I find that I notice physical symptoms much more with quick lows (usually from a faulty insulin dose), including shakiness, loss of limb control (in severe cases), blurred vision, cold sweats, etc. I notice more mental symptoms (like repeating movements, twitchyness, strange logic loops, silliness, irrational thoughts, etc.) with sustained lows in the 50-60 range.

Recovery for the quick lows is also easier… if my legs go out that’s one thing- 10 minutes and it’s back to normal. If I get all kinds of strange in front of my boss… that’s another situation entirely :slight_smile:

I hang in for about 40 minutes, and then comes the hardest part, the simultaneous nausea and, well, everything else. After 5 mintes of that I am pretty worn out and dehydrated. So I sip some water and go back to bed.

My meter just averages everything. I would need to look at the data and parce it all out, which I haven’t done.

But my experience is that before meals I run about 130 to 150 and after meals its 140 to 175 or something.

Now last night was the first night without a problem in the last three nights. It was great.

A guy can hope. :slight_smile:

Oreos might be a good treatment for depression. Especially if you are depressed that you can’t eat oreos anymore.

That helps explain a lot. If most of the time your BG is above 130, then when you dip 100<, your body is possibly going to feel this as a low. I think i recall from a older post that you take metformin in the evening which might account for why your BG continues to drop in the evening (as well it could just be your metabolism).

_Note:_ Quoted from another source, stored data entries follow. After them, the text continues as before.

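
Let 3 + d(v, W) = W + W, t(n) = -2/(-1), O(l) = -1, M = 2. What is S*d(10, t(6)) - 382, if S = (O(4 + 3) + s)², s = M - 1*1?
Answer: -382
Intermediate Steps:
s = 1 (s = 2 - 1*1 = 2 - 1 = 1)
t(n) = 2 (t(n) = -2*(-1) = 2)
d(v, W) = -3 + 2*W (d(v, W) = -3 + (W + W) = -3 + 2*W)
S = 0 (S = (-1 + 1)² = 0² = 0)
S*d(10, t(6)) - 382 = 0*(-3 + 2*2) - 382 = 0*(-3 + 4) - 382 = 0*1 - 382 = 0 - 382 = -382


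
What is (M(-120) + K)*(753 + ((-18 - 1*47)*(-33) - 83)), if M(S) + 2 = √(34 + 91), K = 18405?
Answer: 51804445 + 14075*√5 ≈ 5.1836e+7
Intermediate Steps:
M(S) = -2 + 5*√5 (M(S) = -2 + √(34 + 91) = -2 + √125 = -2 + 5*√5)
(M(-120) + K)*(753 + ((-18 - 1*47)*(-33) - 83)) = ((-2 + 5*√5) + 18405)*(753 + ((-18 - 1*47)*(-33) - 83)) = (18403 + 5*√5)*(753 + ((-18 - 47)*(-33) - 83)) = (18403 + 5*√5)*(753 + (-65*(-33) - 83)) = (18403 + 5*√5)*(753 + (2145 - 83)) = (18403 + 5*√5)*(753 + 2062) = (18403 + 5*√5)*2815 = 51804445 + 14075*√5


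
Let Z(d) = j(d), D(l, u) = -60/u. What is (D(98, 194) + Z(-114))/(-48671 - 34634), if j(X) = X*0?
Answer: 6/1616117 ≈ 3.7126e-6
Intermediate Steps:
j(X) = 0
Z(d) = 0
(D(98, 194) + Z(-114))/(-48671 - 34634) = (-60/194 + 0)/(-48671 - 34634) = (-60*1/194 + 0)/(-83305) = (-30/97 + 0)*(-1/83305) = -30/97*(-1/83305) = 6/1616117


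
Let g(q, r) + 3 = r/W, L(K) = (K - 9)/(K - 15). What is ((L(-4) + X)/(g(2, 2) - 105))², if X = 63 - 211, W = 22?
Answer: 947962521/508637809 ≈ 1.8637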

A couple things that might help. You could try to get your fasting numbers down around the 100 range by changing up your diet. I don’t what your options are (insurance etc) but a good diabetes educator or dietitian can help you there. With your fasting numbers down, your overall numbers should come down with a consistent diet.

You might also find that over time you become “hypo unaware” of theses lows. Understanding they are not true lows, your body may just adjust to them over time. You overall numbers are a little on the high side, particularly the fasting numbers so working on bringing that down a little would help help with things overall.